" "A man (Col. Gordon) who had wrought such wonders with means so modest as a levy of Coolies ... needed, we may be sure, only to be put to the highest test to show how just those were who had marked him out in his Crimean days as a youth whose extraordinary genius for war could not be surpassed in the army that lay before Sebastopol."—Sat. Review, Aug. 16, 203.
1875.—"A long row of cottages, evidently pattern-built ... announced the presence of Coolies, Indian or Chinese."—Palgrave, Dutch Guiana, ch. i.
The word Cooly has passed into English thieves' jargon in the sense of 'a soldier' (v. Slang Dict.).
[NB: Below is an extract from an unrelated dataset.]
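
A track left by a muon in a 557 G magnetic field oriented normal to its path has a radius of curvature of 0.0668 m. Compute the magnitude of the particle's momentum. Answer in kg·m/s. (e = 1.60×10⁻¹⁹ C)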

COOMKEE, adj., used as sub. This is a derivative from P. kumak, 'aid,' and must have been widely diffused in India, for we find it specialised in different senses in the extreme West and East, besides having in both the general sense of 'auxiliary.'
[(a) In the Moghul army the term is used for auxiliary troops.
[c. 1590.—"Some troops are levied occasionally to strengthen the munsubs, and they are called Kummeky (or auxiliaries)."—Gladwin, Ayeen Akbery, ed. 1800, i. 188; in Blochmann, i. 232, Kumakis.
[1858.—"The great landholders despise them (the ordinary levies) but respect the Komukee corps...."—Sleeman, Journey through Oudh, i. 30.]
(b) Kumakī, in N. and S. Canara, is applied to a defined portion of forest, from which the proprietor of the village or estate has the privilege of supplying himself with wood for house-building, &c. (except from the reserved kinds of wood), with leaves and twigs for manure, fodder, &c. (See [COOMRY]). [The system is described by Sturrock, Man. S. Canara, i. 16, 224 seqq.]
(c). Koomkee, in Bengal, is the technical name of the female elephant used as a decoy in capturing a male.
1807.—"When an elephant is in a proper state to be removed from the Keddah, he is conducted either by koomkies (i.e. decoy females) or by tame males."—Williamson, Oriental Field Sports, folio ed., p. 30.